Real-world data (RWD) are increasingly used in oncology research, regulatory decisions, and clinical practice; however, variability in data quality and lack of standardization remain major limitations. This study assessed the readiness of oncology RWD from Saudi health care centers for standardization and evaluated their completeness and accuracy. Deidentified electronic health records for adult patients (18 years and older) diagnosed with breast cancer, thyroid cancer, colorectal cancer, gastric cancer, hepatocellular carcinoma, or renal cell carcinoma were extracted from five health care centers within the Saudi Real-World Evidence Network.
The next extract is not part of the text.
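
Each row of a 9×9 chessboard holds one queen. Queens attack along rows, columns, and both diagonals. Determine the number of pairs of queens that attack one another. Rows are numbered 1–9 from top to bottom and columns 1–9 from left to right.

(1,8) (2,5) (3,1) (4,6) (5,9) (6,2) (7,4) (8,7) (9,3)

0

All columns are distinct and no two queens satisfy |Δrow| = |Δcol|, so no pair attacks.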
Readiness for standardization was evaluated by assessing alignment with data elements in the Minimal Common Oncology Data Elements (mCODE) framework, a standardized and clinically focused oncology data model. Data quality was evaluated using two dimensions: completeness, defined as the proportion of patients with at least one entered value for each element; and accuracy, defined as the proportion of correct entries based on verification checks (including plausibility and consistency). Outcomes were calculated at the element level and weighted to generate domain- and center-level proportions. A total of 20,671 oncology patients were included. Overall weighted alignment with mCODE domains was moderate (62.43%). The patient domain showed the highest alignment (71.43%), whereas the outcome domain exhibited significant gaps. Data completeness was low to moderate (49.02%), with higher levels in common cancers (54.33%) than in rare cancers (51.50%). Data accuracy was high overall (95.03%), with rare cancers showing higher accuracy (98.76%) than common cancers (94.62%). Saudi oncology RWD show moderate alignment with mCODE, with consistently high accuracy across domains. However, gaps in data completeness highlight the need for broader adoption of standardized data frameworks to support interoperability and enable nationwide research and regulatory use.